La Délégation sénatoriale aux entreprises s'est ensuite rendue sur le site de Valenciennes du groupe HIOLLE INDUSTRIES, lequel compte 11 sites de production, principalement en région Nord Pas de Calais Picardie ; l'entreprise familiale réalise un chiffre d'affaires de 70 millions d'euros et emploie 650 personnes dans des domaines variés. De grands donneurs d'ordre lui font confiance comme General Electric, EDF, Siemens, Alstom ou Areva, par exemple. Ces grands groupes dépendent de la commande publique, celle des régions notamment, dans les secteurs du transport et du ferroviaire. Ces entreprises à l'actionnariat familial font preuve de leur capacité à s'adapter à un marché très diversifié mais fragile.

Voilà à grands traits ce que nous avons vu, ce qui a été le témoignage d'entreprises, des grands groupes très solides à des start-ups du numérique en passant par des PME qui gravitent autour. Beaucoup d'innovations engagées, nos espoirs en matière logistique et la position de notre territoire au carrefour de l'Europe du Nord constituent autant d'atouts, mais des freins subsistent.
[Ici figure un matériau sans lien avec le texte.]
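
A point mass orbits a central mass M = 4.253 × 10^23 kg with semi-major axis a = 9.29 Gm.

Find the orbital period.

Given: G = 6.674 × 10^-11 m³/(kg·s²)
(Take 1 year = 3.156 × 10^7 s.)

Convert to SI: a = 9.29 Gm = 9.29e+09 m.
GM = G · M = 6.674e-11 · 4.253e+23 = 2.83845e+13 m³/s².
Kepler's third law: T = 2π √(a³ / GM).
Substituting a = 9.29e+09 m and GM = 2.83845e+13 m³/s²:
T = 2π √((9.29e+09)³ / 2.83845e+13) s
T ≈ 1.056e+09 s = 33.46 years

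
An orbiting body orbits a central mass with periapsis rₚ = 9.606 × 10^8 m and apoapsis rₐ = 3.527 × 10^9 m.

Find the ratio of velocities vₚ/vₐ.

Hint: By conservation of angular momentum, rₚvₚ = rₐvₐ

Conservation of angular momentum gives rₚvₚ = rₐvₐ, so vₚ/vₐ = rₐ/rₚ.
vₚ/vₐ = 3.527e+09 / 9.606e+08 ≈ 3.672.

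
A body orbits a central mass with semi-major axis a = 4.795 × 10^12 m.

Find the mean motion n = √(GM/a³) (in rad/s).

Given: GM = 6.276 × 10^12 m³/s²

n = √(GM / a³).
n = √(6.276e+12 / (4.795e+12)³) rad/s ≈ 2.386e-13 rad/s.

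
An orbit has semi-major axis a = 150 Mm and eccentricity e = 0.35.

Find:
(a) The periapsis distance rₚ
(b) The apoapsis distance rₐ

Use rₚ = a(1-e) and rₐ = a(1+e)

Convert to SI: a = 150 Mm = 1.5e+08 m.
(a) rₚ = a(1 − e) = 1.5e+08 · (1 − 0.35) = 1.5e+08 · 0.65 ≈ 9.75e+07 m = 97.5 Mm.
(b) rₐ = a(1 + e) = 1.5e+08 · (1 + 0.35) = 1.5e+08 · 1.35 ≈ 2.025e+08 m = 202.5 Mm.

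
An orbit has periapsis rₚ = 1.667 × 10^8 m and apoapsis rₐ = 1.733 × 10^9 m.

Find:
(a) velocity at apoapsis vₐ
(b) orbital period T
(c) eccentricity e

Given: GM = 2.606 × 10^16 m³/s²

(a) With a = (rₚ + rₐ)/2 = 9.4985e+08 m, vₐ = √(GM (2/rₐ − 1/a)) = √(2.606e+16 · (2/1.733e+09 − 1/9.4985e+08)) m/s ≈ 1625 m/s
(b) With a = (rₚ + rₐ)/2 = 9.4985e+08 m, T = 2π √(a³/GM) = 2π √((9.4985e+08)³/2.606e+16) s ≈ 1.139e+06 s
(c) e = (rₐ − rₚ)/(rₐ + rₚ) = (1.733e+09 − 1.667e+08)/(1.733e+09 + 1.667e+08) ≈ 0.8245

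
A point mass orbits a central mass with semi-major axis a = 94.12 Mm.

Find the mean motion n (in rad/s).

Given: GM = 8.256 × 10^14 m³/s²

Convert to SI: a = 94.12 Mm = 9.412e+07 m.
n = √(GM / a³).
n = √(8.256e+14 / (9.412e+07)³) rad/s ≈ 3.147e-05 rad/s.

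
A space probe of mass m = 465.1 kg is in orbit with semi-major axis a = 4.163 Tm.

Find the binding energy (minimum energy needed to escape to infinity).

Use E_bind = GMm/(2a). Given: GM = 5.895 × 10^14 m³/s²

Convert to SI: a = 4.163 Tm = 4.163e+12 m.
Total orbital energy is E = −GMm/(2a); binding energy is E_bind = −E = GMm/(2a).
E_bind = 5.895e+14 · 465.1 / (2 · 4.163e+12) J ≈ 3.293e+04 J = 32.93 kJ.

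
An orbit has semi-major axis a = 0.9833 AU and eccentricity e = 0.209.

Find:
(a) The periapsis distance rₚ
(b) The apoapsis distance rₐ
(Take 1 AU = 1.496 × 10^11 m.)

Convert to SI: a = 0.9833 AU = 1.47102e+11 m.
(a) rₚ = a(1 − e) = 1.47102e+11 · (1 − 0.209) = 1.47102e+11 · 0.791 ≈ 1.164e+11 m = 0.7778 AU.
(b) rₐ = a(1 + e) = 1.47102e+11 · (1 + 0.209) = 1.47102e+11 · 1.209 ≈ 1.778e+11 m = 1.189 AU.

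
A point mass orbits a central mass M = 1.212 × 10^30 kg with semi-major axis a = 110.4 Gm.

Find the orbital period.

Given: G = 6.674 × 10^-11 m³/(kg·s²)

Convert to SI: a = 110.4 Gm = 1.104e+11 m.
GM = G · M = 6.674e-11 · 1.212e+30 = 8.08889e+19 m³/s².
Kepler's third law: T = 2π √(a³ / GM).
Substituting a = 1.104e+11 m and GM = 8.08889e+19 m³/s²:
T = 2π √((1.104e+11)³ / 8.08889e+19) s
T ≈ 2.563e+07 s = 296.6 days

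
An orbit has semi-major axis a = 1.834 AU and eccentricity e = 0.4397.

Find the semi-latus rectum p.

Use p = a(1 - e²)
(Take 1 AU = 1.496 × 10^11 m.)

Convert to SI: a = 1.834 AU = 2.74366e+11 m.
p = a (1 − e²).
p = 2.74366e+11 · (1 − (0.4397)²) = 2.74366e+11 · 0.806664 ≈ 2.213e+11 m = 1.479 AU.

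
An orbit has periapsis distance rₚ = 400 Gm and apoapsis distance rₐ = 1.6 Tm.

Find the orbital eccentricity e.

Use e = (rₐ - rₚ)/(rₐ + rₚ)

Convert to SI: rₚ = 400 Gm = 4e+11 m; rₐ = 1.6 Tm = 1.6e+12 m.
e = (rₐ − rₚ) / (rₐ + rₚ).
e = (1.6e+12 − 4e+11) / (1.6e+12 + 4e+11) = 1.2e+12 / 2e+12 ≈ 0.6.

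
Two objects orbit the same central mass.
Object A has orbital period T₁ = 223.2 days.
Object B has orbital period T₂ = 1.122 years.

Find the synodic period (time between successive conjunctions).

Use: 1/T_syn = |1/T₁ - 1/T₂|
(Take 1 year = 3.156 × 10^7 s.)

Convert to SI: T₁ = 223.2 days = 1.92845e+07 s; T₂ = 1.122 years = 3.54103e+07 s.
T_syn = |T₁ · T₂ / (T₁ − T₂)|.
T_syn = |1.92845e+07 · 3.54103e+07 / (1.92845e+07 − 3.54103e+07)| s ≈ 4.235e+07 s = 1.342 years.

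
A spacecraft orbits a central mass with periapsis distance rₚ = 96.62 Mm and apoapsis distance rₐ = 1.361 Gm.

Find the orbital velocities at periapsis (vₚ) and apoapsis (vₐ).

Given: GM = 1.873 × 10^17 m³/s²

Convert to SI: rₚ = 96.62 Mm = 9.662e+07 m; rₐ = 1.361 Gm = 1.361e+09 m.
Use the vis-viva equation v² = GM(2/r − 1/a) with a = (rₚ + rₐ)/2 = (9.662e+07 + 1.361e+09)/2 = 7.2881e+08 m.
vₚ = √(GM · (2/rₚ − 1/a)) = √(1.873e+17 · (2/9.662e+07 − 1/7.2881e+08)) m/s ≈ 6.017e+04 m/s = 60.17 km/s.
vₐ = √(GM · (2/rₐ − 1/a)) = √(1.873e+17 · (2/1.361e+09 − 1/7.2881e+08)) m/s ≈ 4271 m/s = 4.271 km/s.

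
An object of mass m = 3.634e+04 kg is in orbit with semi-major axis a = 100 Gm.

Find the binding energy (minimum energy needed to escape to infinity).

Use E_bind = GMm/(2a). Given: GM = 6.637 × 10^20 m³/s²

Convert to SI: a = 100 Gm = 1e+11 m.
Total orbital energy is E = −GMm/(2a); binding energy is E_bind = −E = GMm/(2a).
E_bind = 6.637e+20 · 3.634e+04 / (2 · 1e+11) J ≈ 1.206e+14 J = 120.6 TJ.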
J'ai essayé d'exprimer de façon directe quelles sont les inquiétudes, les préconisations et les attentes en direction de la Délégation aux entreprises.

Mme Élisabeth Lamure, présidente . - Ceux qui faisaient partie de ce déplacement s'en sont bien rendu compte : la reconversion de ce bassin industriel et la dynamique déployée notamment par Valenciennes métropole sont assez spectaculaires. Par ailleurs, les témoignages des chefs d'entreprise furent très directs, comme à chaque déplacement : ils nous ont dit ce qu'ils avaient sur le coeur, charge à nous de tenir compte de leurs messages dans notre action parlementaire.

M. Michel Cavenet . - Nous avons été très bien reçus. Merci encore.

Mme Annick Billon .- Je regrette de n'avoir pu participer à ce déplacement.